Pratique légale et encadrée au Royaume-Uni, la maternité de substitution est interdite en France, au nom de l’indisponibilité du corps humain. Quelle est la reconnaissance par le droit français des enfants nés par GPA au Royaume-Uni alors que leurs parents y sont résidents, et qu’au moins l’un des deux est français ? Comment la filiation, établie par une décision de droit britannique, est-elle reconnue par la France ?
« Je ne suis pas le père biologique, mais j’aimerais que notre fils ait la nationalité française, et surtout être reconnu comme son père en France », explique Mathieu, berçant son fils né 4 mois plus tôt par GPA au Royaume-Uni. Ce Français londonien s’inquiète. S’il arrivait quelque chose à son conjoint britannique, peut-être rentrerait-il en France avec leur enfant. Quel serait alors le statut de leur petit garçon aux yeux du droit français ? Quelle reconnaissance attendre de la France, où la gestation par autrui est interdite depuis 1994 ?
En tant que résident UK, un citoyen français peut devenir parent via une gestation par autrui, légale au Royaume-Uni. La loi britannique stipule que la mère porteuse, quel que soit le lieu de naissance de l’enfant, est la mère légale de l’enfant. C’est donc elle (ainsi que son conjoint éventuel, sauf s’il s’y oppose) qui figure sur l’acte de naissance (birth certificate).
Le transfert de parentalité se fera par une ordonnance parentale (parental order). Un nouveau birth certificate sera alors produit, mentionnant cette fois-ci les parents d’intention.
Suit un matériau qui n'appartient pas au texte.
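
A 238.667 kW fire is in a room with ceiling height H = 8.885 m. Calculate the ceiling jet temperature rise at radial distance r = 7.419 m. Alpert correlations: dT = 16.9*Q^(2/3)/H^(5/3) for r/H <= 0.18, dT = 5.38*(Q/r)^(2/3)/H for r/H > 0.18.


r/H = 7.419 / 8.885 = 0.83500
r/H > 0.18, so dT = 5.38*(Q/r)^(2/3)/H
Q/r = 32.170
(Q/r)^(2/3) = 10.115
dT = 5.38 * 10.115 / 8.885 = 6.1248 K

6.1248 K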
C’est le birth certificate (plus précisément la Certified Copy of an Entry of Birth, qui mentionne les parents, contrairement au Certificate of Birth) qui est présenté au consulat français lors de la demande de transcription de la naissance dans les registres d’état civil français.
Le droit français a connu des « atermoiements », souligne Maitre Courmont-Jamet, avocate associée chez BWG. « Depuis la loi bioéthique du 2 août 2021, l’article 47 du code civil a été modifié pour préciser que la réalité des faits, qui sont déclarés dans l’acte de l’état civil étranger établissant la filiation d’un enfant né d’une GPA, est ‘appréciée au regard de la loi française’ », indique l’avocate.
Or, la loi française prévoit que la mère est celle qui accouche et que le père est l’époux de la mère ou celui qui reconnaît l’enfant. « Il est donc impossible d’obtenir la transcription d’un acte de naissance étranger faisant état d’un lien de filiation à l’égard de la mère d’intention non-gestatrice ».
Ainsi, l’acte de naissance d’un enfant issu d’une GPA ne sera que partiellement transcrit, reconnaissant seulement un lien de filiation à l’égard du parent biologique. « Le parent d’intention non biologique devra recourir à une procédure d’adoption ou d’exequatur pour établir un lien de filiation à l’égard de l’enfant » ajoute l’avocate.
Et si aucun des deux parents d’intention n’est lié biologiquement à l’enfant, aucune transcription de l’acte de naissance ne pourra se faire, « sauf à ce qu’aucun écrit ne mentionne qu’ils ne sont pas les parents biologiques ».
La procédure dite d’exequatur, par laquelle il est demandé à la justice française de reconnaître et d’exécuter une décision de justice étrangère, permet, sous certaines conditions (voir les deux arrêts récents de la Cour de cassation) la reconnaissance de la filiation établie par le droit étranger. Une situation qui illustre les contradictions dans lesquelles est prise la justice française.
Enfin, si l’acte de naissance étranger mentionne un parent français, l’enfant pourra obtenir la nationalité française. Si seul le parent d’intention est français, l’enfant deviendra français « soit consécutivement à l’exequatur reconnaissant sa filiation à son égard telle que résultant d’un jugement étranger ou à son adoption plénière par ce parent d’intention », précise Maitre Courmont-Jamet.